The McCarrick case has revealed a defect in the system
If the allegations against Cardinal Theodore McCarrick are true, they represent a microcosm of the whole abuse crisis. A powerful cleric using his position to commit his crimes and sins; a cycle of abuse, in which victims become perpetrators; churchmen not themselves guilty of abuse who nevertheless fail to see, and when they are made to see, fail to act; a culture of corruption and violence that is deeply entrenched and global in scope.
A month after the Archdiocese of New York said that abuse claims against McCarrick were “credible and substantiated”, new allegations continue to appear in mainstream news outlets. One alleged victim, the son of a family friend of McCarrick’s, told the New York Times that McCarrick began to abuse him when he was 11 years old and that the abuse continued over two decades.
The Washington Post added to the story on Monday, building on the Times’s account of how one former priest, who alleges Cardinal McCarrick abused him when he was in seminary, says the abuse he suffered at McCarrick’s hands impelled him to touch two children inappropriately. When the man confessed his behaviour, the then Bishop of Metuchen, Edward Hughes, sent him to a Church-run facility for evaluation and treatment. Medical staff at the St John Vianney Center in Pennsylvania told Hughes they believed their patient was himself the victim of sexual abuse and believed his abuser to have been McCarrick. The Post goes on to report: “Hughes wrote back to the therapist saying that he found the allegations ‘very troubling’ but that he wasn’t sure he believed them. ‘At the present time, I do not have sufficient factual basis for making such a determination.’ ”
The Washington Post story also contained allegations from a Brazilian priest, who lodged a complaint against Cardinal McCarrick in 2011, which he withdrew after Metuchen sued the priest for misusing parish funds and distributing flyers alleging that senior churchmen were homosexuals. The Post quoted the priest’s complaint – filed in a New Jersey court – as saying: “Cardinal McCarrick, through manipulation, deception and fraud . . . attempted to convince the plaintiff that engaging in the sexual relationship with Cardinal McCarrick was a necessary and accepted practice in the Roman Catholic Church in the United States.”
If the correspondence this journalist has had with knowledgeable and committed members of the faithful – laity and clergy alike – is any indication, then the prevailing view of the crisis is that it is one rooted in protracted and disastrous failure of leadership.
The best defence any bishop anywhere can offer for himself is to say he did not know. But if the bishops did not know, they should have. It is their job to see. The very name of their office is derived from the Greek word, episkopos, which means “overseer”. Their role is primarily custodial, itself a term derived from the Latin word for guardian: custos. Even the word “pastor” is pregnant with all this meaning and more: it is the Latin word for shepherd.
The ones who knew something and did nothing cannot even hide behind the gossamer excuse of lower clerics: that they fear reprisal from the institutional machine. The bishops are the machine.
Pope Francis has said that he recognises his own part in the crisis and has promised action, though precious little in the way of concrete steps to address the crisis out of Rome has been forthcoming – and the Roman record on disciplining cardinals over the past several pontificates is not conspicuous, except perhaps by way of its weakness.

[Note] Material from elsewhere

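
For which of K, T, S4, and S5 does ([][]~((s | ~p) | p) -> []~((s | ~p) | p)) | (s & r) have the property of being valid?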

Indeed, it was Pope St John Paul II who promoted Archbishop McCarrick and gave him the red hat – although several warnings reached the Vatican – and Pope Benedict XVI who accepted McCarrick’s resignation at 75, letting him retire quietly and with honour.

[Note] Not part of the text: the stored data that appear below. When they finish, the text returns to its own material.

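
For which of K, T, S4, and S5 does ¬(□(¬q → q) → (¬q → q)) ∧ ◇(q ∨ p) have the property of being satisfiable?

K

K-tableau for the formula:
1. ¬(□(¬q → q) → (¬q → q)) ∧ ◇(q ∨ p), 0
2. ¬(□(¬q → q) → (¬q → q)), 0   [∧-rule on 1]
3. ◇(q ∨ p), 0   [∧-rule on 1]
4. □(¬q → q), 0   [¬→-rule on 2]
5. ¬(¬q → q), 0   [¬→-rule on 2]
6. ¬q, 0   [¬→-rule on 5]
7. q ∨ p, 1   [◇-rule on 3: fresh world 1, 0R1]
8. ¬q → q, 1   [□-rule on 4 via 0R1]
9. p, 1   [∨-rule on 7 (branches; this branch)]
10. q, 1   [→-rule on 8 (branches; this branch)]
Accessibility: 0R1
Complete open branch: satisfiable in K.
T-tableau for the formula:
1. ¬(□(¬q → q) → (¬q → q)) ∧ ◇(q ∨ p), 0
2. ¬(□(¬q → q) → (¬q → q)), 0   [∧-rule on 1]
3. ◇(q ∨ p), 0   [∧-rule on 1]
4. □(¬q → q), 0   [¬→-rule on 2]
5. ¬(¬q → q), 0   [¬→-rule on 2]
6. ¬q, 0   [¬→-rule on 5]
7. ¬q → q, 0   [□-rule on 4 via 0R0]
8. q, 0   [→-rule on 7 (branches; this branch)]
Accessibility: 0R0
Branch closes: q and ¬q both at 0.
Every branch closes (one shown): unsatisfiable in T, hence also in S4, S5 (every S4/S5-frame is a T-frame).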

That suggests a major defect in the system. In 2015, Fr Boniface Ramsey, a New York-based seminary professor, wrote to Pope Francis’s hand-picked point man for the protection of minors and vulnerable adults, Cardinal Seán O’Malley, to express surprise at seeing Cardinal McCarrick appearing in public in 2015. Fr Ramsey was surprised because he himself had informed the Vatican of his suspicions, through the nuncio to the United States. But Fr Ramsey received a letter from Cardinal O’Malley’s secretary saying in essence that such things were not Cardinal O’Malley’s responsibility.
Many Catholics suspect that bishops – and, even more so, cardinals – are given special treatment. The late Cardinal Keith O’Brien of St Andrew’s and Edinburgh, notwithstanding his resignation in disgrace after it emerged that he had misbehaved with seminarians, died in 2016 and was buried a Prince of the Church.
The Cardinal McCarrick story is far from over: he has not responded to the latest allegations. But how the authorities treat the cardinal – by seeking justice, or by trying to avoid the subject – will tell us a lot about how far the rot has spread.